The Next Verifiable RL Domain Is Security
The picks-and-shovels layer for AI cyber is the RL environment. Whoever industrializes it first wins the next decade of attacker-defender economics.
Reinforcement learning produces superhuman agents wherever the reward signal is cheap, fast, and verifiable. Coding and math fell first: SWE-bench scores moved from single digits in 2023 to 60%+ in 2025; AIME accuracy went from ~15% to 95%+ over the same window. The driver was the same in both domains — a programmatically checkable outcome (tests pass, proof verifies) that could be generated at scale.
Security has the same structure. Did the exploit land? Did the agent reach the flag? Did the defender detect and contain it before exfiltration? Binary, automatically verifiable, and infinitely repeatable in a sandbox. The missing ingredient has been the environment infrastructure to produce these signals at scale. That is now being built. Anthropic is already publishing research with companies like Incalmo on breaching systems with AI.
The Drone Parallel
Cost asymmetry has become the defining strategic problem of kinetic warfare:
A $20K munition forcing a $4M interceptor breaks defense economics. The industrial response — Anduril, Epirus, directed energy programs at the primes — is fundamentally a race to push defense cost-per-engagement toward $1–$10 (lasers, microwave, EW).

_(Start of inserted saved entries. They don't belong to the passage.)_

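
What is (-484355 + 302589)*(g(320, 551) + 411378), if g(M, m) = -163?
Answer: -74744905690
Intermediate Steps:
(-484355 + 302589)*(g(320, 551) + 411378) = (-484355 + 302589)*(-163 + 411378) = -181766*411215 = -74744905690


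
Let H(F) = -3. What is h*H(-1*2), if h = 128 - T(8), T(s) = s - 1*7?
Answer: -381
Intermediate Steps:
T(s) = -7 + s (T(s) = s - 7 = -7 + s)
h = 127 (h = 128 - (-7 + 8) = 128 - 1*1 = 128 - 1 = 127)
h*H(-1*2) = 127*(-3) = -381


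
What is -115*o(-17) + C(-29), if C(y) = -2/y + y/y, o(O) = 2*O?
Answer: 113421/29 ≈ 3911.1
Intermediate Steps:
C(y) = 1 - 2/y (C(y) = -2/y + 1 = 1 - 2/y)
-115*o(-17) + C(-29) = -230*(-17) + (-2 - 29)/(-29) = -115*(-34) - 1/29*(-31) = 3910 + 31/29 = 113421/29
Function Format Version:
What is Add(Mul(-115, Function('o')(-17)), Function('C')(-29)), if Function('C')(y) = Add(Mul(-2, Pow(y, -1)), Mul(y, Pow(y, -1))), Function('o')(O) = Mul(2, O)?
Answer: Rational(113421, 29) ≈ 3911.1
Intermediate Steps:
Function('C')(y) = Add(1, Mul(-2, Pow(y, -1))) (Function('C')(y) = Add(Mul(-2, Pow(y, -1)), 1) = Add(1, Mul(-2, Pow(y, -1))))
Add(Mul(-115, Function('o')(-17)), Function('C')(-29)) = Add(Mul(-115, Mul(2, -17)), Mul(Pow(-29, -1), Add(-2, -29))) = Add(Mul(-115, -34), Mul(Rational(-1, 29), -31)) = Add(3910, Rational(31, 29)) = Rational(113421, 29)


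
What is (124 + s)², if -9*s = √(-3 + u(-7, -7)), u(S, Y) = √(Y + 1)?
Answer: (1116 - √(-3 + I*√6))²/81 ≈ 15358.0 - 51.052*I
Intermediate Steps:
u(S, Y) = √(1 + Y)
s = -√(-3 + I*√6)/9 (s = -√(-3 + √(1 - 7))/9 = -√(-3 + √(-6))/9 = -√(-3 + I*√6)/9 ≈ -0.073408 - 0.20598*I)
(124 + s)² = (124 - √(-3 + I*√6)/9)²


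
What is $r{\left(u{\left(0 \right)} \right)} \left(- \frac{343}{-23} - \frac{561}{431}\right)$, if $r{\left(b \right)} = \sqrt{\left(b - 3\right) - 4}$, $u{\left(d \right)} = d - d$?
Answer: $\frac{134930 i \sqrt{7}}{9913} \approx 36.012 i$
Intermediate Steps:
$u{\left(d \right)} = 0$
$r{\left(b \right)} = \sqrt{-7 + b}$ ($r{\left(b \right)} = \sqrt{\left(-3 + b\right) - 4} = \sqrt{-7 + b}$)
$r{\left(u{\left(0 \right)} \right)} \left(- \frac{343}{-23} - \frac{561}{431}\right) = \sqrt{-7 + 0} \left(- \frac{343}{-23} - \frac{561}{431}\right) = \sqrt{-7} \left(\left(-343\right) \left(- \frac{1}{23}\right) - \frac{561}{431}\right) = i \sqrt{7} \left(\frac{343}{23} - \frac{561}{431}\right) = i \sqrt{7} \cdot \frac{134930}{9913} = \frac{134930 i \sqrt{7}}{9913}$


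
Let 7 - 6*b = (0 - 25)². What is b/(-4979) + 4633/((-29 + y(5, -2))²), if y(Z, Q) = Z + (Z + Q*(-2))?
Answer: 23090882/1120275 ≈ 20.612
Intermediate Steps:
y(Z, Q) = -2*Q + 2*Z (y(Z, Q) = Z + (Z - 2*Q) = -2*Q + 2*Z)
b = -103 (b = 7/6 - (0 - 25)²/6 = 7/6 - ⅙*(-25)² = 7/6 - ⅙*625 = 7/6 - 625/6 = -103)
b/(-4979) + 4633/((-29 + y(5, -2))²) = -103/(-4979) + 4633/((-29 + (-2*(-2) + 2*5))²) = -103*(-1/4979) + 4633/((-29 + (4 + 10))²) = 103/4979 + 4633/((-29 + 14)²) = 103/4979 + 4633/((-15)²) = 103/4979 + 4633/225 = 23090882/1120275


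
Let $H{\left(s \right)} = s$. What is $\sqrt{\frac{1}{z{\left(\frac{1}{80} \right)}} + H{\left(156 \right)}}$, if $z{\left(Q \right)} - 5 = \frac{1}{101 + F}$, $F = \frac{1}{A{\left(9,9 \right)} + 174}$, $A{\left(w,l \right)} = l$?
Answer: $\frac{2 \sqrt{334865227214}}{92603} \approx 12.498$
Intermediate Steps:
$F = \frac{1}{183}$ ($F = \frac{1}{9 + 174} = \frac{1}{183} \approx 0.0054645$)
$z{\left(Q \right)} = \frac{92603}{18484}$ ($z{\left(Q \right)} = 5 + \frac{1}{101 + \frac{1}{183}} = 5 + \frac{1}{\frac{18484}{183}} = 5 + \frac{183}{18484} = \frac{92603}{18484}$)
$\sqrt{\frac{1}{z{\left(\frac{1}{80} \right)}} + H{\left(156 \right)}} = \sqrt{\frac{1}{\frac{92603}{18484}} + 156} = \sqrt{\frac{18484}{92603} + 156} = \sqrt{\frac{14464552}{92603}} = \frac{2 \sqrt{334865227214}}{92603}$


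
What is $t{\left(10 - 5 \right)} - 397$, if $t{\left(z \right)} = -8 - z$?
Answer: $-410$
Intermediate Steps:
$t{\left(10 - 5 \right)} - 397 = \left(-8 - \left(10 - 5\right)\right) - 397 = \left(-8 - 5\right) - 397 = -13 - 397 = -410$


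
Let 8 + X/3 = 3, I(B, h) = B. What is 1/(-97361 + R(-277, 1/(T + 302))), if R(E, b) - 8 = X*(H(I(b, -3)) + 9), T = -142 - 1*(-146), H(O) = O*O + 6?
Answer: -31212/3045604541 ≈ -1.0248e-5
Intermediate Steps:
H(O) = 6 + O² (H(O) = O² + 6 = 6 + O²)
X = -15 (X = -24 + 3*3 = -24 + 9 = -15)
T = 4 (T = -142 + 146 = 4)
R(E, b) = -217 - 15*b² (R(E, b) = 8 - 15*((6 + b²) + 9) = 8 - 15*(15 + b²) = 8 + (-225 - 15*b²) = -217 - 15*b²)
1/(-97361 + R(-277, 1/(T + 302))) = 1/(-97361 + (-217 - 15/(4 + 302)²)) = 1/(-97361 + (-217 - 15*(1/306)²)) = 1/(-97361 + (-217 - 15*1/93636)) = 1/(-97361 + (-217 - 5/31212)) = 1/(-97361 - 6773009/31212) = 1/(-3045604541/31212) = -31212/3045604541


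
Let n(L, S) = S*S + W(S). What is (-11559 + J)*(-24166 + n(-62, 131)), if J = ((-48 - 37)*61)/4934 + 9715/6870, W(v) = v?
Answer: 134661060367232/1694829 ≈ 7.9454e+7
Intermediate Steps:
n(L, S) = S + S² (n(L, S) = S*S + S = S² + S = S + S²)
J = 615643/1694829 (J = -85*61*(1/4934) + 9715*(1/6870) = -5185*1/4934 + 1943/1374 = -5185/4934 + 1943/1374 = 615643/1694829 ≈ 0.36325)
(-11559 + J)*(-24166 + n(-62, 131)) = (-11559 + 615643/1694829)*(-24166 + 131*(1 + 131)) = -19589912768*(-24166 + 131*132)/1694829 = -19589912768*(-24166 + 17292)/1694829 = -19589912768/1694829*(-6874) = 134661060367232/1694829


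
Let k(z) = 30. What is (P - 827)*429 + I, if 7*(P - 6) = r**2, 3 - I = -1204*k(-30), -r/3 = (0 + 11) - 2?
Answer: -1899861/7 ≈ -2.7141e+5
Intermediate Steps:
r = -27 (r = -3*((0 + 11) - 2) = -3*(11 - 2) = -3*9 = -27)
I = 36123 (I = 3 - (-1204)*30 = 3 - 1*(-36120) = 3 + 36120 = 36123)
P = 771/7 (P = 6 + (1/7)*(-27)**2 = 6 + (1/7)*729 = 6 + 729/7 = 771/7 ≈ 110.14)
(P - 827)*429 + I = (771/7 - 827)*429 + 36123 = -5018/7*429 + 36123 = -2152722/7 + 36123 = -1899861/7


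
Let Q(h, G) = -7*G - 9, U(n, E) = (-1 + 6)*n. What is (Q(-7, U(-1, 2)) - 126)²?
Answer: 10000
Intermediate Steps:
U(n, E) = 5*n
Q(h, G) = -9 - 7*G
(Q(-7, U(-1, 2)) - 126)² = ((-9 - 35*(-1)) - 126)² = ((-9 - 7*(-5)) - 126)² = ((-9 + 35) - 126)² = (26 - 126)² = (-100)² = 10000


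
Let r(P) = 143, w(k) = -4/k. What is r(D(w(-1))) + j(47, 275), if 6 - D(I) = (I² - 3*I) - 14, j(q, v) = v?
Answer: 418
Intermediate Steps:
D(I) = 20 - I² + 3*I (D(I) = 6 - ((I² - 3*I) - 14) = 6 - (-14 + I² - 3*I) = 6 + (14 - I² + 3*I) = 20 - I² + 3*I)
r(D(w(-1))) + j(47, 275) = 143 + 275 = 418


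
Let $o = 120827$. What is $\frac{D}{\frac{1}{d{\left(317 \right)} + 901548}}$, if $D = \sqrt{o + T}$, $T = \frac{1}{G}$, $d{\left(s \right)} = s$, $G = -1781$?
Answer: $\frac{27957815 \sqrt{398812206}}{1781} \approx 3.1349 \cdot 10^{8}$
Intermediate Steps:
$T = - \frac{1}{1781}$ ($T = \frac{1}{-1781} = - \frac{1}{1781} \approx -0.00056148$)
$D = \frac{31 \sqrt{398812206}}{1781}$ ($D = \sqrt{120827 - \frac{1}{1781}} = \sqrt{\frac{215192886}{1781}} = \frac{31 \sqrt{398812206}}{1781} \approx 347.6$)
$\frac{D}{\frac{1}{d{\left(317 \right)} + 901548}} = \frac{\frac{31}{1781} \sqrt{398812206}}{\frac{1}{317 + 901548}} = \frac{\frac{31}{1781} \sqrt{398812206}}{\frac{1}{901865}} = \frac{31 \sqrt{398812206}}{1781} \frac{1}{\frac{1}{901865}} = \frac{31 \sqrt{398812206}}{1781} \cdot 901865 = \frac{27957815 \sqrt{398812206}}{1781}$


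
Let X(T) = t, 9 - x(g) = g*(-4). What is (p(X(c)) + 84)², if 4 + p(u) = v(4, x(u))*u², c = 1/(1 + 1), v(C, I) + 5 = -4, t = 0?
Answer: 6400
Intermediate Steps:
x(g) = 9 + 4*g (x(g) = 9 - g*(-4) = 9 - (-4)*g = 9 + 4*g)
v(C, I) = -9 (v(C, I) = -5 - 4 = -9)
c = ½ (c = 1/2 = ½ ≈ 0.50000)
X(T) = 0
p(u) = -4 - 9*u²
(p(X(c)) + 84)² = ((-4 - 9*0²) + 84)² = ((-4 - 9*0) + 84)² = ((-4 + 0) + 84)² = (-4 + 84)² = 80² = 6400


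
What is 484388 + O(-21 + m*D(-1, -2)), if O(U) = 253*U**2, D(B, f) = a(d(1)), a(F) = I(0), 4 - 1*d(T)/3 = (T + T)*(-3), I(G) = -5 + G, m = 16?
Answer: 3065241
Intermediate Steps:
d(T) = 12 + 18*T (d(T) = 12 - 3*(T + T)*(-3) = 12 - 3*2*T*(-3) = 12 - (-18)*T = 12 + 18*T)
a(F) = -5 (a(F) = -5 + 0 = -5)
D(B, f) = -5
484388 + O(-21 + m*D(-1, -2)) = 484388 + 253*(-21 + 16*(-5))**2 = 484388 + 253*(-21 - 80)**2 = 484388 + 253*(-101)**2 = 484388 + 253*10201 = 484388 + 2580853 = 3065241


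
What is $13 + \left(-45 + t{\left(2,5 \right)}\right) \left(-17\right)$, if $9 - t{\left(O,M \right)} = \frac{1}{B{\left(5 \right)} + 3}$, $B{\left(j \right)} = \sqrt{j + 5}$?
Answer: $574 + 17 \sqrt{10} \approx 627.76$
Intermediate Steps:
$B{\left(j \right)} = \sqrt{5 + j}$
$t{\left(O,M \right)} = 9 - \frac{1}{3 + \sqrt{10}}$ ($t{\left(O,M \right)} = 9 - \frac{1}{\sqrt{5 + 5} + 3} = 9 - \frac{1}{\sqrt{10} + 3} = 9 - \frac{1}{3 + \sqrt{10}}$)
$13 + \left(-45 + t{\left(2,5 \right)}\right) \left(-17\right) = 13 + \left(-45 + \left(12 - \sqrt{10}\right)\right) \left(-17\right) = 13 + \left(-33 - \sqrt{10}\right) \left(-17\right) = 13 + \left(561 + 17 \sqrt{10}\right) = 574 + 17 \sqrt{10}$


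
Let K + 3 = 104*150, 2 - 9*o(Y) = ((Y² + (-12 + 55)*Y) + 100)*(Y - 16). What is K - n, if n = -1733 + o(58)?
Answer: 406204/9 ≈ 45134.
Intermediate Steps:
o(Y) = 2/9 - (-16 + Y)*(100 + Y² + 43*Y)/9 (o(Y) = 2/9 - ((Y² + (-12 + 55)*Y) + 100)*(Y - 16)/9 = 2/9 - ((Y² + 43*Y) + 100)*(-16 + Y)/9 = 2/9 - (100 + Y² + 43*Y)*(-16 + Y)/9 = 2/9 - (-16 + Y)*(100 + Y² + 43*Y)/9)
K = 15597 (K = -3 + 104*150 = -3 + 15600 = 15597)
n = -265831/9 (n = -1733 + (178 - 3*58² - ⅑*58³ + (196/3)*58) = -1733 + (178 - 3*3364 - ⅑*195112 + 11368/3) = -1733 + (178 - 10092 - 195112/9 + 11368/3) = -1733 - 250234/9 = -265831/9 ≈ -29537.)
K - n = 15597 - 1*(-265831/9) = 15597 + 265831/9 = 406204/9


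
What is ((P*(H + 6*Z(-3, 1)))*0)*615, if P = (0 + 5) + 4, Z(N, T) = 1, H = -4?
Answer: 0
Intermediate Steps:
P = 9 (P = 5 + 4 = 9)
((P*(H + 6*Z(-3, 1)))*0)*615 = ((9*(-4 + 6*1))*0)*615 = ((9*(-4 + 6))*0)*615 = ((9*2)*0)*615 = (18*0)*615 = 0*615 = 0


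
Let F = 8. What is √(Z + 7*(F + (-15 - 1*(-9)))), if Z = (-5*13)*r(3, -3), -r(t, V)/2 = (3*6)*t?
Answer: √7034 ≈ 83.869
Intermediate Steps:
r(t, V) = -36*t (r(t, V) = -2*3*6*t = -36*t)
Z = 7020 (Z = (-5*13)*(-36*3) = -65*(-108) = 7020)
√(Z + 7*(F + (-15 - 1*(-9)))) = √(7020 + 7*(8 + (-15 - 1*(-9)))) = √(7020 + 7*(8 + (-15 + 9))) = √(7020 + 7*(8 - 6)) = √(7020 + 7*2) = √(7020 + 14) = √7034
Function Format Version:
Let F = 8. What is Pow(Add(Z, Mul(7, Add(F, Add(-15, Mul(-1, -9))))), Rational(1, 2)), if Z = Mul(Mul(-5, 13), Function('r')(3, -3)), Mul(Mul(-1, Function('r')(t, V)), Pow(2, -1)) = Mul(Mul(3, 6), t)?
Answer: Pow(7034, Rational(1, 2)) ≈ 83.869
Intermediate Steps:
Function('r')(t, V) = Mul(-36, t) (Function('r')(t, V) = Mul(-2, Mul(Mul(3, 6), t)) = Mul(-2, Mul(18, t)) = Mul(-36, t))
Z = 7020 (Z = Mul(Mul(-5, 13), Mul(-36, 3)) = Mul(-65, -108) = 7020)
Pow(Add(Z, Mul(7, Add(F, Add(-15, Mul(-1, -9))))), Rational(1, 2)) = Pow(Add(7020, Mul(7, Add(8, Add(-15, Mul(-1, -9))))), Rational(1, 2)) = Pow(Add(7020, Mul(7, Add(8, Add(-15, 9)))), Rational(1, 2)) = Pow(Add(7020, Mul(7, Add(8, -6))), Rational(1, 2)) = Pow(Add(7020, Mul(7, 2)), Rational(1, 2)) = Pow(Add(7020, 14), Rational(1, 2)) = Pow(7034, Rational(1, 2))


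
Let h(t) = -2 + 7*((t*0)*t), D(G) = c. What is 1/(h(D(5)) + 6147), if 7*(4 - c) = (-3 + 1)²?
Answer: 1/6145 ≈ 0.00016273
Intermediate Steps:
c = 24/7 (c = 4 - (-3 + 1)²/7 = 4 - ⅐*(-2)² = 4 - ⅐*4 = 4 - 4/7 = 24/7 ≈ 3.4286)
D(G) = 24/7
h(t) = -2 (h(t) = -2 + 7*(0*t) = -2 + 7*0 = -2 + 0 = -2)
1/(h(D(5)) + 6147) = 1/(-2 + 6147) = 1/6145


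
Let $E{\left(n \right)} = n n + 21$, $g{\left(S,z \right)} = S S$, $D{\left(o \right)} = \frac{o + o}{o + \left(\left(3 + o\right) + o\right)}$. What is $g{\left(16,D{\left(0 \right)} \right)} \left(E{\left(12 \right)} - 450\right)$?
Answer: $-72960$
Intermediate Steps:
$D{\left(o \right)} = \frac{2 o}{3 + 3 o}$ ($D{\left(o \right)} = \frac{2 o}{o + \left(3 + 2 o\right)} = \frac{2 o}{3 + 3 o}$)
$g{\left(S,z \right)} = S^{2}$
$E{\left(n \right)} = 21 + n^{2}$ ($E{\left(n \right)} = n^{2} + 21 = 21 + n^{2}$)
$g{\left(16,D{\left(0 \right)} \right)} \left(E{\left(12 \right)} - 450\right) = 16^{2} \left(\left(21 + 12^{2}\right) - 450\right) = 256 \left(\left(21 + 144\right) - 450\right) = 256 \left(165 - 450\right) = 256 \left(-285\right) = -72960$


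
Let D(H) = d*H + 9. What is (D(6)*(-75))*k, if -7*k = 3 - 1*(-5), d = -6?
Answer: -16200/7 ≈ -2314.3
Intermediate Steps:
D(H) = 9 - 6*H (D(H) = -6*H + 9 = 9 - 6*H)
k = -8/7 (k = -(3 - 1*(-5))/7 = -(3 + 5)/7 = -1/7*8 = -8/7 ≈ -1.1429)
(D(6)*(-75))*k = ((9 - 6*6)*(-75))*(-8/7) = ((9 - 36)*(-75))*(-8/7) = -27*(-75)*(-8/7) = 2025*(-8/7) = -16200/7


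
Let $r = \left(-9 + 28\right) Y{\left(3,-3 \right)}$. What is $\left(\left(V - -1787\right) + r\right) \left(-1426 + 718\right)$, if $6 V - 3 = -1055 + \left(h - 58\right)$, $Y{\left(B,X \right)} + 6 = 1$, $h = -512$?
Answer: $-1006540$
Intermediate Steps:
$Y{\left(B,X \right)} = -5$ ($Y{\left(B,X \right)} = -6 + 1 = -5$)
$r = -95$ ($r = \left(-9 + 28\right) \left(-5\right) = 19 \left(-5\right) = -95$)
$V = - \frac{811}{3}$ ($V = \frac{1}{2} + \frac{-1055 - 570}{6} = \frac{1}{2} + \frac{1}{6} \left(-1625\right) = \frac{1}{2} - \frac{1625}{6} = - \frac{811}{3} \approx -270.33$)
$\left(\left(V - -1787\right) + r\right) \left(-1426 + 718\right) = \left(\left(- \frac{811}{3} - -1787\right) - 95\right) \left(-1426 + 718\right) = \left(\left(- \frac{811}{3} + 1787\right) - 95\right) \left(-708\right) = \left(\frac{4550}{3} - 95\right) \left(-708\right) = \frac{4265}{3} \left(-708\right) = -1006540$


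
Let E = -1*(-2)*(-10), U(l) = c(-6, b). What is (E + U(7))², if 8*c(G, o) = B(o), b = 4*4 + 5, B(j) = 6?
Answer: 5929/16 ≈ 370.56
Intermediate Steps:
b = 21 (b = 16 + 5 = 21)
c(G, o) = ¾ (c(G, o) = (⅛)*6 = ¾)
U(l) = ¾
E = -20 (E = 2*(-10) = -20)
(E + U(7))² = (-20 + ¾)² = (-77/4)² = 5929/16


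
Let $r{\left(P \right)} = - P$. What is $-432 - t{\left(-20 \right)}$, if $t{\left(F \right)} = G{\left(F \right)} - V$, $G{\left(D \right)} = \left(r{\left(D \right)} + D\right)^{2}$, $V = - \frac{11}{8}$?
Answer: $- \frac{3467}{8} \approx -433.38$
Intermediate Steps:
$V = - \frac{11}{8}$ ($V = \left(-11\right) \frac{1}{8} = - \frac{11}{8} \approx -1.375$)
$G{\left(D \right)} = 0$ ($G{\left(D \right)} = \left(- D + D\right)^{2} = 0^{2} = 0$)
$t{\left(F \right)} = \frac{11}{8}$ ($t{\left(F \right)} = 0 - - \frac{11}{8} = 0 + \frac{11}{8} = \frac{11}{8}$)
$-432 - t{\left(-20 \right)} = -432 - \frac{11}{8} = - \frac{3467}{8}$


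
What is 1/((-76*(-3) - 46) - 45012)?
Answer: -1/44830 ≈ -2.2306e-5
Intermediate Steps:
1/((-76*(-3) - 46) - 45012) = 1/((228 - 46) - 45012) = 1/(182 - 45012) = 1/(-44830) = -1/44830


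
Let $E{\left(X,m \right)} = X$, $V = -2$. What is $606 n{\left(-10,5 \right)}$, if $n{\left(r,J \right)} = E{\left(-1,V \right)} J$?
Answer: $-3030$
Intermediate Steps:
$n{\left(r,J \right)} = - J$
$606 n{\left(-10,5 \right)} = 606 \left(\left(-1\right) 5\right) = 606 \left(-5\right) = -3030$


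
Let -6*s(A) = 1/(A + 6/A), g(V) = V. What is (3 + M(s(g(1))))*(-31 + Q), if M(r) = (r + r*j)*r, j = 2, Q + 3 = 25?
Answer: -5295/196 ≈ -27.015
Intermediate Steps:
Q = 22 (Q = -3 + 25 = 22)
s(A) = -1/(6*(A + 6/A))
M(r) = 3*r**2 (M(r) = (r + r*2)*r = (r + 2*r)*r = (3*r)*r = 3*r**2)
(3 + M(s(g(1))))*(-31 + Q) = (3 + 3*(-1*1/(36 + 6*1**2))**2)*(-31 + 22) = (3 + 3*(-1*1/(36 + 6*1))**2)*(-9) = (3 + 3*(-1*1/(36 + 6))**2)*(-9) = (3 + 3*(-1*1/42)**2)*(-9) = (3 + 3*(-1*1*1/42)**2)*(-9) = (3 + 3*(-1/42)**2)*(-9) = (3 + 3*(1/1764))*(-9) = (3 + 1/588)*(-9) = (1765/588)*(-9) = -5295/196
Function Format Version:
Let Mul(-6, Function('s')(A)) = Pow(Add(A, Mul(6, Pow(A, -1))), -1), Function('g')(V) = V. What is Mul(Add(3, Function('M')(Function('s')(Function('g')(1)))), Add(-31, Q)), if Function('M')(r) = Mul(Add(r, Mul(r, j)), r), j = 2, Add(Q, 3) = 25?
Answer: Rational(-5295, 196) ≈ -27.015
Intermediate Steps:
Q = 22 (Q = Add(-3, 25) = 22)
Function('s')(A) = Mul(Rational(-1, 6), Pow(Add(A, Mul(6, Pow(A, -1))), -1))
Function('M')(r) = Mul(3, Pow(r, 2)) (Function('M')(r) = Mul(Add(r, Mul(r, 2)), r) = Mul(Add(r, Mul(2, r)), r) = Mul(Mul(3, r), r) = Mul(3, Pow(r, 2)))
Mul(Add(3, Function('M')(Function('s')(Function('g')(1)))), Add(-31, Q)) = Mul(Add(3, Mul(3, Pow(Mul(-1, 1, Pow(Add(36, Mul(6, Pow(1, 2))), -1)), 2))), Add(-31, 22)) = Mul(Add(3, Mul(3, Pow(Mul(-1, 1, Pow(Add(36, Mul(6, 1)), -1)), 2))), -9) = Mul(Add(3, Mul(3, Pow(Mul(-1, 1, Pow(Add(36, 6), -1)), 2))), -9) = Mul(Add(3, Mul(3, Pow(Mul(-1, 1, Pow(42, -1)), 2))), -9) = Mul(Add(3, Mul(3, Pow(Mul(-1, 1, Rational(1, 42)), 2))), -9) = Mul(Add(3, Mul(3, Pow(Rational(-1, 42), 2))), -9) = Mul(Add(3, Mul(3, Rational(1, 1764))), -9) = Mul(Add(3, Rational(1, 588)), -9) = Mul(Rational(1765, 588), -9) = Rational(-5295, 196)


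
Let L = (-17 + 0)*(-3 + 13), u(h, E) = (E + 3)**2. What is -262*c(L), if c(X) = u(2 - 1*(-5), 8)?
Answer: -31702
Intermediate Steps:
u(h, E) = (3 + E)**2
L = -170 (L = -17*10 = -170)
c(X) = 121 (c(X) = (3 + 8)**2 = 11**2 = 121)
-262*c(L) = -262*121 = -31702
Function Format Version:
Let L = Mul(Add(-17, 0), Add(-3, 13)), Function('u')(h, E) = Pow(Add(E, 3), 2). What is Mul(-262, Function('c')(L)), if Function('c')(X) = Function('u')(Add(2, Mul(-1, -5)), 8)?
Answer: -31702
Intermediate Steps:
Function('u')(h, E) = Pow(Add(3, E), 2)
L = -170 (L = Mul(-17, 10) = -170)
Function('c')(X) = 121 (Function('c')(X) = Pow(Add(3, 8), 2) = Pow(11, 2) = 121)
Mul(-262, Function('c')(L)) = Mul(-262, 121) = -31702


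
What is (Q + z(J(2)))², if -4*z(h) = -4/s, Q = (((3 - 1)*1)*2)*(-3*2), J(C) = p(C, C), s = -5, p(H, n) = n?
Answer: 14641/25 ≈ 585.64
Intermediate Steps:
J(C) = C
Q = -24 (Q = ((2*1)*2)*(-6) = (2*2)*(-6) = 4*(-6) = -24)
z(h) = -⅕ (z(h) = -(-1)/(-5) = -(-1)*(-1)/5 = -¼*⅘ = -⅕)
(Q + z(J(2)))² = (-24 - ⅕)² = (-121/5)² = 14641/25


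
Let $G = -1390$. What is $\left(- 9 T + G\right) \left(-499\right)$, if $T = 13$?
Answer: $751993$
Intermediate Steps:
$\left(- 9 T + G\right) \left(-499\right) = \left(\left(-9\right) 13 - 1390\right) \left(-499\right) = \left(-117 - 1390\right) \left(-499\right) = \left(-1507\right) \left(-499\right) = 751993$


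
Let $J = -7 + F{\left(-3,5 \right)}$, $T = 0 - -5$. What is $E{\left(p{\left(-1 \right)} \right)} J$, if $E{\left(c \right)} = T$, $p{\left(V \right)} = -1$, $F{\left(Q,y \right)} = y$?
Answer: $-10$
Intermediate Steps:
$T = 5$ ($T = 0 + 5 = 5$)
$E{\left(c \right)} = 5$
$J = -2$ ($J = -7 + 5 = -2$)
$E{\left(p{\left(-1 \right)} \right)} J = 5 \left(-2\right) = -10$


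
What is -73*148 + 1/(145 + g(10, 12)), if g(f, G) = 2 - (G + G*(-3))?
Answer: -1847483/171 ≈ -10804.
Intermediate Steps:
g(f, G) = 2 + 2*G (g(f, G) = 2 - (G - 3*G) = 2 - (-2)*G = 2 + 2*G)
-73*148 + 1/(145 + g(10, 12)) = -73*148 + 1/(145 + (2 + 2*12)) = -10804 + 1/(145 + (2 + 24)) = -10804 + 1/(145 + 26) = -10804 + 1/171 = -1847483/171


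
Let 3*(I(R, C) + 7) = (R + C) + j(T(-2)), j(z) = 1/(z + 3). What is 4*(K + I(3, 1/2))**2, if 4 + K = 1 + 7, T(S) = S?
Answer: 9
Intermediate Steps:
j(z) = 1/(3 + z)
K = 4 (K = -4 + (1 + 7) = -4 + 8 = 4)
I(R, C) = -20/3 + C/3 + R/3 (I(R, C) = -7 + ((R + C) + 1/(3 - 2))/3 = -7 + ((C + R) + 1/1)/3 = -7 + ((C + R) + 1)/3 = -7 + (1 + C + R)/3 = -7 + (1/3 + C/3 + R/3) = -20/3 + C/3 + R/3)
4*(K + I(3, 1/2))**2 = 4*(4 + (-20/3 + (1/2)/3 + (1/3)*3))**2 = 4*(4 + (-20/3 + (1*(1/2))/3 + 1))**2 = 4*(4 + (-20/3 + (1/3)*(1/2) + 1))**2 = 4*(4 + (-20/3 + 1/6 + 1))**2 = 4*(4 - 11/2)**2 = 4*(-3/2)**2 = 4*(9/4) = 9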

Cyber is the same problem with worse asymmetry:
AI attacker compute per engagement: $10–$100
Average enterprise security spend: $5M–$50M+ annually
Average breach cost (IBM 2024): $4.88M
Open-source attacker tooling: $0
How do you stop a $10 autonomous exploit without spending $1M per incident? That is the question the next decade of security spend will be organized around.
What Is Different From Drones
Three things make the cyber version harder:
Software has no kinetic bottleneck. Drone attackers need factories. Cyber attackers need a checkpoint and GPUs.
The defense surface is unbounded. Airspace is finite. Modern enterprise attack surface — identities, SaaS, supply chain, model weights, agent tools — is not.
Attribution is weak. Deterrence-by-punishment underwrites kinetic doctrine. It does not apply in cyber.
The implication: the AI defender must be cheaper, faster, and more autonomous than its kinetic equivalent. A human SOC analyst at $200K fully loaded handling 10–20 investigations per day cannot match an attacker running thousands of episodes per hour.
The Training Bottleneck
You cannot RL-train an agent in production. The analog to a unit test or a proof checker is a sandboxed environment with realistic topology, verifiable objectives, adversarial structure, and parallel scale — thousands of episodes per hour. This is the picks-and-shovels layer for security RL. Whoever supplies the environment captures economics from every downstream model.
Implications
Offensive AI commoditizes faster. Assume open-source parity with commercial tooling within 24 months.
Defensive AI consolidates around whoever owns the best environment. That is where the training data lives.
Legacy SIEM/SOAR is structurally mispriced. A 6 figure/year log platform cannot defend against a $10/hour autonomous attacker. Expect a generational vendor reset within 36 months.
Capital flows in order: environments first, defender models second, deployed agents third — mirroring how drone-defense capital rotated from platforms to payloads to fire control.
Summary
Verifiable-reward RL fell math and code in under 24 months. Security has the same reward structure and a larger economic surface. The drone analogy gives the cost curve; the lesson is that whoever industrializes the reward environment first determines who wins the next decade of the attacker-defender game.